Sep 16, 2013 06:17 GMT  ·  By

It was only a week ago that it was revealed the NSA had been spying on Brazilian oil company Petrobras, along with Google and SWIFT, the international network uniting some ten thousand banks.

Now, German newspaper Der Spiegel reports that the NSA is interested in international payments processed by companies, including Visa.

According to documents leaked by Edward Snowden, the entire operation is conducted by a branch called “Follow the Money” (FTM).
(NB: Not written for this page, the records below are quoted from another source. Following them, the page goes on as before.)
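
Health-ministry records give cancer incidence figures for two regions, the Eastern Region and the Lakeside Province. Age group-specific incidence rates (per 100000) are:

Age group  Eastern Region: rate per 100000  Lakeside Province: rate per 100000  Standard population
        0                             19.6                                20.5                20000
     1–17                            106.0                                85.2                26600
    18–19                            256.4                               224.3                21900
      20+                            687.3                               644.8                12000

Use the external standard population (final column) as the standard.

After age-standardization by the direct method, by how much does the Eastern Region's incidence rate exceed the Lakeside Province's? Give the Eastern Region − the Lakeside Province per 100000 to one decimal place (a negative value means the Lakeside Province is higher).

Standard total = 80500; weights = 0.2484, 0.3304, 0.2720, 0.1491.
The Eastern Region: 0.2484×19.6 + 0.3304×106.0 + 0.2720×256.4 + 0.1491×687.3 = 212.1039 per 100000.
The Lakeside Province: 0.2484×20.5 + 0.3304×85.2 + 0.2720×224.3 + 0.1491×644.8 = 190.3862 per 100000.
Difference = 212.1039 − 190.3862 = 21.7176.

21.7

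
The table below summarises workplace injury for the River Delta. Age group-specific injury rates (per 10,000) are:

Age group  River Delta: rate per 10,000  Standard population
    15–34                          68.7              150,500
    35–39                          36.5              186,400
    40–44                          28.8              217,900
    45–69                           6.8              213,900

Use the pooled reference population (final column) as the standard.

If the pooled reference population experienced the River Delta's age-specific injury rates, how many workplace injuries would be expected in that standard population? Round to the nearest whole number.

Expected workplace injuries = Σ (standard pop × age-specific rate ÷ 10,000)
= 150,500×68.7/10,000 + 186,400×36.5/10,000 + 217,900×28.8/10,000 + 213,900×6.8/10,000
= 1033.93 + 680.36 + 627.55 + 145.45 = 2487.30.

2487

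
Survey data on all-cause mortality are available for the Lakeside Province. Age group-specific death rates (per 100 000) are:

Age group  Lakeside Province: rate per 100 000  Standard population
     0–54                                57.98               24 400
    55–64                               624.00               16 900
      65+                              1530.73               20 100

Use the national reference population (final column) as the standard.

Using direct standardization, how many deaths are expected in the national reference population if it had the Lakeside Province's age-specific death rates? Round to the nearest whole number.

Expected deaths = Σ (standard pop × age-specific rate ÷ 100 000)
= 24 400×57.98/100 000 + 16 900×624.00/100 000 + 20 100×1530.73/100 000
= 14.15 + 105.46 + 307.68 = 427.28.

427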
The collected information flows into NSA’s financial database, called “Tracfin,” containing some 180 million records according to a 2011 document.

About 84 percent of the data in this database comes from credit card transactions.

Other NSA documents, dated 2010, show the NSA targets transactions made by customers of companies such as VISA. NSA gaining access to the company’s database is marked as one of the agency’s big successes.

Mostly, it seems, the US intelligence agency was looking for information on customers from Europe, Africa, and the Middle East, looking to collect, parse, and ingest transactional data “for priority credit card associations, focusing on priority geographic regions.”

VISA denies that such a thing could be possible but, then again, so have other companies in the past.

The fact that the NSA has data from the Society of Worldwide Interbank Financial Telecommunication (SWIFT) is also verified by documents seen by Der Spiegel. Named as a “target,” SWIFT was spied upon on several levels. It seems that the US intelligence agency accessed the data by reading “SWIFT printer traffic from numerous banks.”

According to documents from the GCHQ, the British NSA counterpart, the agency’s employees were concerned about spying on the finance system, particularly due to the legal perspectives of such data.

The document shows that the collection, storage, and sharing of politically sensitive data is a deep invasion of privacy, especially since it involved “bulk data” and “rich personal information,” most of which was not about their targets.